Stalking is a crime under federal law and the laws of 50 states, the District of Columbia, and the U.S. territories. Some 7.5 million people are stalked each year in the United States, according to a fact sheet published by the National Center for Victims of Crime, which was updated in January 2015.

About 6 percent of men and 15 percent of women "have experienced stalking victimization at some point during their lifetime, in which they felt very fearful or believed that they or someone close to them would be harmed or killed," the National Center for Victims of Crime reported:

• 46 percent of stalking victims fear not knowing what will happen next.

• 29 percent of stalking victims fear the stalking will never stop.

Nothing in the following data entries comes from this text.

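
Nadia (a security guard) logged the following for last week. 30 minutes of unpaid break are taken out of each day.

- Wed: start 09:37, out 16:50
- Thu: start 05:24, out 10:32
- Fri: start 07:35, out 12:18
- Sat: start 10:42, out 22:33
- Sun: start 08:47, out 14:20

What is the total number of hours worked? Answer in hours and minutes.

31 h 58 min

Wed: 09:37–16:50 = 7 h 13 min; less 30 min break → 6 h 43 min
Thu: 05:24–10:32 = 5 h 8 min; less 30 min break → 4 h 38 min
Fri: 07:35–12:18 = 4 h 43 min; less 30 min break → 4 h 13 min
Sat: 10:42–22:33 = 11 h 51 min; less 30 min break → 11 h 21 min
Sun: 08:47–14:20 = 5 h 33 min; less 30 min break → 5 h 3 min
Total: 6 h 43 min + 4 h 38 min + 4 h 13 min + 11 h 21 min + 5 h 3 min = 31 h 58 min.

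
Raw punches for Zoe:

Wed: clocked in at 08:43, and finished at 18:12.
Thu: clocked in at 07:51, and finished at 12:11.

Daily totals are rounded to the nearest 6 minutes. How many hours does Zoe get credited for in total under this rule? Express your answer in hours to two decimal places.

13.80 hours

Wed: 08:43–18:12 = 9 h 29 min → rounds to 9 h 30 min
Thu: 07:51–12:11 = 4 h 20 min → rounds to 4 h 18 min
Total credited: 13 h 48 min.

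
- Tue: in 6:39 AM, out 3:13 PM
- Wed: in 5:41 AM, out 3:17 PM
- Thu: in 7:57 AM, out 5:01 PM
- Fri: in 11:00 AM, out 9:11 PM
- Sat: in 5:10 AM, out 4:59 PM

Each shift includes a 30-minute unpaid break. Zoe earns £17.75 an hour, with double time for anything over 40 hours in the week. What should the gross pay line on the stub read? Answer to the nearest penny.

£949.03

Tue: 6:39 AM–3:13 PM = 8 h 34 min; less 30 min break → 8 h 4 min
Wed: 5:41 AM–3:17 PM = 9 h 36 min; less 30 min break → 9 h 6 min
Thu: 7:57 AM–5:01 PM = 9 h 4 min; less 30 min break → 8 h 34 min
Fri: 11:00 AM–9:11 PM = 10 h 11 min; less 30 min break → 9 h 41 min
Sat: 5:10 AM–4:59 PM = 11 h 49 min; less 30 min break → 11 h 19 min
Total worked: 46 h 44 min = 2804 min.
Regular 40 h 0 min = 2400 min at £17.75/h; overtime 6 h 44 min = 404 min at £35.50/h.
Pay = (2400 × £17.75 + 404 × £35.50) ÷ 60 = £949.03.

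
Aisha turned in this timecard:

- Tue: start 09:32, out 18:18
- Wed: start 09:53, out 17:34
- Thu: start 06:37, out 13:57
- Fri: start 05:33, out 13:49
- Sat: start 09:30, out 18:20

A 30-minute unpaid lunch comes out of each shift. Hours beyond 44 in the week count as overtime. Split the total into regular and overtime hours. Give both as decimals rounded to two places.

Tue: 09:32–18:18 = 8 h 46 min; less 30 min break → 8 h 16 min
Wed: 09:53–17:34 = 7 h 41 min; less 30 min break → 7 h 11 min
Thu: 06:37–13:57 = 7 h 20 min; less 30 min break → 6 h 50 min
Fri: 05:33–13:49 = 8 h 16 min; less 30 min break → 7 h 46 min
Sat: 09:30–18:20 = 8 h 50 min; less 30 min break → 8 h 20 min
Total worked: 38 h 23 min = 38.38 h.
Threshold 44 h → overtime 0 h 0 min, regular 38 h 23 min.

Regular 38.38 hours, overtime 0.00 hours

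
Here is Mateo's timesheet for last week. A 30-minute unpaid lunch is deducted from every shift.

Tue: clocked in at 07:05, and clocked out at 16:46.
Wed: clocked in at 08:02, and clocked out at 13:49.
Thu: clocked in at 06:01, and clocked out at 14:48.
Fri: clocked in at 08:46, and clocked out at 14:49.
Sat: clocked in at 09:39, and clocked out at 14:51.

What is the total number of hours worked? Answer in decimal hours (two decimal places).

33.00 hours

Tue: 07:05–16:46 = 9 h 41 min; less 30 min break → 9 h 11 min
Wed: 08:02–13:49 = 5 h 47 min; less 30 min break → 5 h 17 min
Thu: 06:01–14:48 = 8 h 47 min; less 30 min break → 8 h 17 min
Fri: 08:46–14:49 = 6 h 3 min; less 30 min break → 5 h 33 min
Sat: 09:39–14:51 = 5 h 12 min; less 30 min break → 4 h 42 min
Total: 9 h 11 min + 5 h 17 min + 8 h 17 min + 5 h 33 min + 4 h 42 min = 33 h 0 min.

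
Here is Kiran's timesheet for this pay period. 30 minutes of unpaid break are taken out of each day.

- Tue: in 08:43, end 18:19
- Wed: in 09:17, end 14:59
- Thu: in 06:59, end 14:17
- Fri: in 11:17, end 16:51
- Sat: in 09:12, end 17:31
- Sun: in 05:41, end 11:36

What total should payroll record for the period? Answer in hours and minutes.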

• One in eight employed stalking victims loses time from work as a result of their victimization, and more than half lose five days of work or more.

• One in seven stalking victims moves as a result of their victimization.

• The prevalence of anxiety, insomnia, social dysfunction, and severe depression is much higher among stalking victims than the general population, especially if the stalking involves being followed or having one’s property destroyed.

About 44 percent of male victims and 61 percent of female ones reported being stalked by an intimate partner, according to the report.